Market sentiment has significantly improved, leading to a rise in U.S. stock futures after initially declining Nasdaq 100 futures reversed their losses post-opening and surged nearly 2% during intraday trading. However, after 1 PM, bullish momentum began to wane, causing U.S. stock indexes to pull back and lose most of their intraday gains.

By closing time, major U.S. stock indexes had collectively risen over 1%, with the Dow Jones finally breaking its streak of eleven consecutive declines to post a substantial gain. Stocks were considered oversold in the short term, leading many bearish traders to take profits and potentially trigger a rebound yesterday. 

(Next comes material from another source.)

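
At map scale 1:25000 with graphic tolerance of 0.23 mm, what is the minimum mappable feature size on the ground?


ground = 0.23 mm * 25000 / 1000 = 5.75 m

5.75 m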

Despite this recovery, buying pressure seems weak as the market failed to maintain above its five-day moving average by closing time, indicating that bearish sentiment still prevails. Next week is Christmas week, and if no significant negative events occur over the weekend—such as a government shutdown—the upward trend may continue for a few more days but is likely to face resistance around key moving averages.

The future trajectory of stocks will depend on whether Treasury yields can fall below the critical threshold of 4.5%. As long as yields remain above this level, optimism should be tempered. In mid-November, yields were firmly held at this level; thus, it remains to be seen if they can be pushed down again.

If yields drop below 4.5%, it could indicate that the Fed is taking measures to ensure stability through year-end trading days without excessive volatility, suggesting that overly bearish sentiments may not be warranted.

Today’s trading was characterized by significant fluctuations as about $7 trillion worth of options related to individual stocks and ETFs expired—marking one of the largest expiration days on record.

As we approach year-end and given current market dynamics—including rebalancing activities among major indices—whether this upward momentum can sustain itself remains uncertain from a technical standpoint. The core PCE index data provided some relief for risk assets but does not alter the Fed's cautious stance on rate decisions moving forward.

Looking ahead, key resistance levels for the S&P 500 are around 6,000 points while support is at approximately 5,850 points. If the S&P cannot break through 6,000 points and instead dips below 5,850 points again, it could accelerate downward trends.

The volatility index (VIX) experienced a dramatic drop today after spiking earlier in the week following significant market movements; this suggests that while immediate fears may have subsided, underlying uncertainties remain prevalent as we head into next year.

Overall market conditions indicate that while some recovery has occurred following recent downturns, caution is advised due to ongoing economic uncertainties and potential volatility in asset prices over the coming months.